Sometime between May and July 1108, Henry addressed a writ to Urse and the Bishop of Worcester from Reading. The royal document commanded the sheriff not to summon the shire and hundred courts to locations other than customary, nor to summon them on dates other than those normal for such courts. From this, the historian Judith Green speculates that Urse had been summoning these courts at unusual times and then fining those who did not attend. The king specifically commanded that this procedure stop and then went on to detail the various courts which would hear what types of cases and the type of procedure that could be used in what type of case.

==Death and legacy==
Urse died sometime in 1108. Little is known of his wife, Alice, whose death is unrecorded. (Note: Alice at one point is styled vicecomitissa, the feminine form of vicecomes, the Latin word for the English office of sheriff as well as the more hereditary Norman office of viscount; Mason argues therefore that this style indicates Urse envisaged his position as sheriff as something more akin to a Norman viscount than traditional Anglo-Saxon sheriff.) Urse was succeeded as sheriff by his son Roger d'Abetot, who was exiled in about 1110 and forfeited the office of sheriff.
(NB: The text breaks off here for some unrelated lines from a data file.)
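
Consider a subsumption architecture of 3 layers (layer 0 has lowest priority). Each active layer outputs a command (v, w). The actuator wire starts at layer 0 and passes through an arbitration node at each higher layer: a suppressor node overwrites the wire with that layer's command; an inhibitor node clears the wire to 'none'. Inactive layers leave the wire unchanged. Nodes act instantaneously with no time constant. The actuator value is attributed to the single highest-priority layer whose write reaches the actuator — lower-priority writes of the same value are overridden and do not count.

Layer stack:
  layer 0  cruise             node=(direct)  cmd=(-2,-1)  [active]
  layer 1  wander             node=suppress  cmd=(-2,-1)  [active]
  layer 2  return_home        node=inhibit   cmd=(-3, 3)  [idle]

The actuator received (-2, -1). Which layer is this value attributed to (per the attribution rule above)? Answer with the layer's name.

wander

layer 0 (cruise) active — direct: (-2, -1)
layer 1 (wander) active — suppresses: (-2, -1)
layer 2 (return_home) idle — unchanged: (-2, -1)
→ actuator (-2, -1)
last writer: layer 1 = wander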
Roger's successor, Osbert d'Abetot, was probably Urse's brother. Urse also had a daughter, probably named Emmeline, who married Walter de Beauchamp. Walter succeeded to Urse's lands after Roger's exile. A charter for the Abbey of Saint-Georges, Boscherville may indicate that Urse had a second son, named Robert. Urse may also have had another daughter, who married Robert Marmion, as some of Urse's estates went to Marmion's family and others to the Beauchamps. (Note: Or the Marmion connection may have been from a daughter of Robert Despenser, instead.)

Urse earned a reputation for extortion and financial exactions. During the reign of William II, he was considered second only to the king's minister Ranulf Flambard in his rapacity. The first mention of his exactions is in Hemming's Cartulary. Further details were given by the medieval chroniclers William of Malmesbury and Gerald of Wales, both of whom relate Ealdred's curse. His exactions were also mentioned in Domesday Book, where an entry in the survey for Gloucestershire noted that he oppressed the inhabitants of Sodbury so much that they were unable to pay their customary rents. He intimidated the monks of the Worcester cathedral chapter into granting him a lease of two of their estates, Greenhill and Eastbury. Urse was one of a new breed of royal official, one who was not opposed to royal power but rather welcomed it, as it helped his own position.

Through his daughter, he is an ancestor of the Beauchamp family of Elmley Castle in Worcestershire, a scion of which, William de Beauchamp, became Earl of Warwick. It is likely that the Beauchamp family's emblem, a bear, derives from their relationship to Urse.